KABUL, September 26. / TASS /. The uncertainty and chaos of the first days after the Taliban [outlawed in Russia] the rise to power is gradually giving way to the new reality accepted by the inhabitants of Kabul, reports TASS. The problem of making money and being able to provide for oneself with basic necessities is at the fore, say city dwellers.
The streets of the Afghan capital can seem even quieter and safer than before. Much of the traffic is mainly generated by tax drivers and owners of small shuttles. Motorists, however, complain that they can hardly earn anything due to rising fuel prices. âGasoline prices are galloping by 20% or 40% compared to the beginning of August; no stability, queues at retail sites do not allow planning and reliance on anything, âthey say.
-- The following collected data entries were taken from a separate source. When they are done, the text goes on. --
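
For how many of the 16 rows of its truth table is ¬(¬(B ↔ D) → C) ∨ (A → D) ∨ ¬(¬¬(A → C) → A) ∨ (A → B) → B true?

10

A | B | C | D | φ
- | - | - | - | -
F | F | F | F | F
F | F | F | T | F
F | F | T | F | F
F | F | T | T | F
F | T | F | F | T
F | T | F | T | T
F | T | T | F | T
F | T | T | T | T
T | F | F | F | T
T | F | F | T | F
T | F | T | F | T
T | F | T | T | F
T | T | F | F | T
T | T | F | T | T
T | T | T | F | T
T | T | T | T | T
The formula is true on 10 of the 16 rows.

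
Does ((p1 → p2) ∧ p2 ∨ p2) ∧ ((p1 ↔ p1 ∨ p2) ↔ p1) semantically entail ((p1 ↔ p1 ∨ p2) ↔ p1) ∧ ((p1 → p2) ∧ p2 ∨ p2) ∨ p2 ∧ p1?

p1  p2  |  φ  ψ
F   F   |  F  F
F   T   |  T  T
T   F   |  F  F
T   T   |  T  T
In every row where φ is true, ψ is also true, so φ ⊨ ψ.

yes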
The rise in food prices due to the importation of food largely from Iran and Pakistan and the decline of the national currency can only affect the mood of buyers and sellers. âThe prices of flour have increased by 30%, vegetables by 50%; it is difficult to find certain cereals and many necessary pharmaceutical products, ânote the inhabitants of Kabul.
Restrictions on cash withdrawals from banks – no more than 20,000 afghanis or $ 200 per week – cause particular complications. International money transfers are limited.
“The question of survival is now in the foreground and the threat of misery is the main cause of despair,” added the inhabitants of Kabul.